My First and Last Love

My First and Last Love
EPS



Didalam mobil Jonathan dan Dena tidak ada yang mau membuka obrolan sampai didepan rumah Dena. Segera Dena membuka pintu mobil dan mengucapkan terima kasih pada Jonathan. Setelah itu mobil Jonathan melaju meninggalkan rumah dena. Segera Dena masuk kedalam rumahnya dan bersih-bersih setelah itu Dena tidur.


Sedangkan didalam mobil Jonathan dia sedang memikirkan cara supaya Dena bisa jatuh cinta dengannya.


" hm gimana ya caranya buat Dena jatuh cinta sama gue , tanya pak Joko aja kan sudah berpengalaman." pikir Jonathan.


" Pak joko ," panggil Jonathan.


" Iya den ada apa ?" Tanya pak Joko.


" Hm dulu waktu bapak masih muda , bapak menyatakan perasaan bapak ke istri bapak gimana ?" Tanya jonathan.


" Saya membawa istri saya ketempat yang romantis den seperti taman, cafe atau yang lain , setelah itu saya menyatakan perasaan saya ke istri saya dengan membawa buket bunga den ," ucap pak Joko.


" Bapak waktu itu ditolak atau diterima ?" Tanya Jonathan.


" Waktu itu saya ditolak den , " ucap pak Joko.


" Ditolak ? Karena apa pak ?" Tanya jonathan.


" Karena istri saya dulu tidak punya perasaan kepada saya den ," ucap pak Joko.


" Apa bapak mengejarnya atau memilih yang lain ?" Tanya jonathan.


" Saya masih mengejarnya den walaupun saya ditolak beberapa kali , tapi perjungan saya berbuah hasil den nyatanya sekarang saya dengan istri saya sudah mempunyai anak ," ucap pak Joko.


" Oh gitu ya pak," ucap Jonathan.


" Den Nathan lagi mengejar cintanya non Dena ?" Tanya pak Joko.

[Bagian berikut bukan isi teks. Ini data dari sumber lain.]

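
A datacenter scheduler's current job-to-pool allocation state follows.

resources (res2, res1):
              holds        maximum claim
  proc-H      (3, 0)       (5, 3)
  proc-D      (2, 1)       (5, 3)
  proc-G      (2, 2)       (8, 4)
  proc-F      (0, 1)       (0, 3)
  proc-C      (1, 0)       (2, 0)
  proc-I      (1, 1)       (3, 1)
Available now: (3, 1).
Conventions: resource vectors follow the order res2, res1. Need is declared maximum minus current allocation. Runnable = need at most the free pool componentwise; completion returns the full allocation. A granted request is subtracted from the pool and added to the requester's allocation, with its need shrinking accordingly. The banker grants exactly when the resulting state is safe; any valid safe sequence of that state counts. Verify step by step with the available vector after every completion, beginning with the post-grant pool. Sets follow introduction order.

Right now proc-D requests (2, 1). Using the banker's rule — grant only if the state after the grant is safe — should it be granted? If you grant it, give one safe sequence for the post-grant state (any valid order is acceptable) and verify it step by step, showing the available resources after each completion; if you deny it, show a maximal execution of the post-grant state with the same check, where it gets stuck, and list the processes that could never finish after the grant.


GRANT: granting preserves safety; a valid post-grant sequence is proc-C, proc-I, proc-D, proc-G, proc-H, proc-F.
Key observation: with (1, 0) left after the transfer, proc-C can run at once — the state stays safe.
Verifying the post-grant state step by step:
  pool = (1, 0)
  proc-C: need (1, 0) fits (1, 0); releases (1, 0), pool now (2, 0)
  proc-I: need (2, 0) fits (2, 0); releases (1, 1), pool now (3, 1)
  proc-D: need (1, 1) fits (3, 1); releases (4, 2), pool now (7, 3)
  proc-G: need (6, 2) fits (7, 3); releases (2, 2), pool now (9, 5)
  proc-H: need (2, 3) fits (9, 5); releases (3, 0), pool now (12, 5)
  proc-F: need (0, 2) fits (12, 5); releases (0, 1), pool now (12, 6)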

" Ah iya pak saya masih mengejar hatinya," ucap Jonathan pelan.


" Den Nathan jangan menyerah , pasti nanti hasilnya akan seperti saya ," ucap pak Joko memberi semangat pada Nathan.


" Iya pak saya tidak akan menyerah mengejar cinta Dena ," ucap Jonathan semangat.


" Den sudah sampai rumah mari saya bantu ," ucap pak jika seraya turun dari mobil dan membantu .


" Terima kasih pak," ucap Jonathan.


" Sama-sama den ," ucap pak Joko.


Setelah itu Jonathan segera masuk kerumahnya dan bersih-bersih untuk segera tidur dan menyambut hari esok.


" hoam..... untung hari Minggu ," ucap Dena.


setelah itu Dena turun dari ranjang. Ke dapur untuk memasak sarapan. setelah itu dia duduk didepan televisi dan menyetel acara komedi kesukaan dia.


" haha.....," ketawa Dena keras.


sampai dia tidak dengar panggilan ditelpon ya. drt...drt...drt....suara telponnya yang bergetar diatas meja.


" siapa sih ganggu aja ," ucap Dena kesal.


" hallo siapa sih ganggu aja ," ucap Dena kesal.


" bos lu ," ucap Jonathan.


" hah apa," teriak dena langsung saja dia lihat nama penelpon dan ternyata benar kalau itu Jonathan.


" woi jangan teriak telinga gue sakit ," ucap Jonathan kesal.


" hehe.. maap Jo , Lo ngapain nelpon sih ?" tanya Dena.


" gue mau sekarang Lo ke rumah gue !" perintah Jonathan.


" ngapain ?" tanya Dena.


" udah nanti gue bilang , sekarang ke rumah gue dulu ," ucap Jonathan.


" gak mau ," tolak Dena.


" oh Lo GK mau , yaudah gak gajian setahun ," ancam Jonathan.


" yah Jo kok Lo gitu sama sahabat sendiri ," ucap Dena.


" biarin , sekarang Lo pilih ke rumah gue atau gak gajian setahun ," ucap Jonathan.


" ya gue kesana ," ucap Dena pasrah.


" oke gue tunggu jangan lama ," ucap Jonathan.


" iya," ucap dena.


setelah itu segera Dena matikan panggilannya dan membersihkan makanannya. setelah itu dia segera berganti pakaian, mengambil tas dan handphonenya. Setelah itu dia menuju ke rumah Jonathan.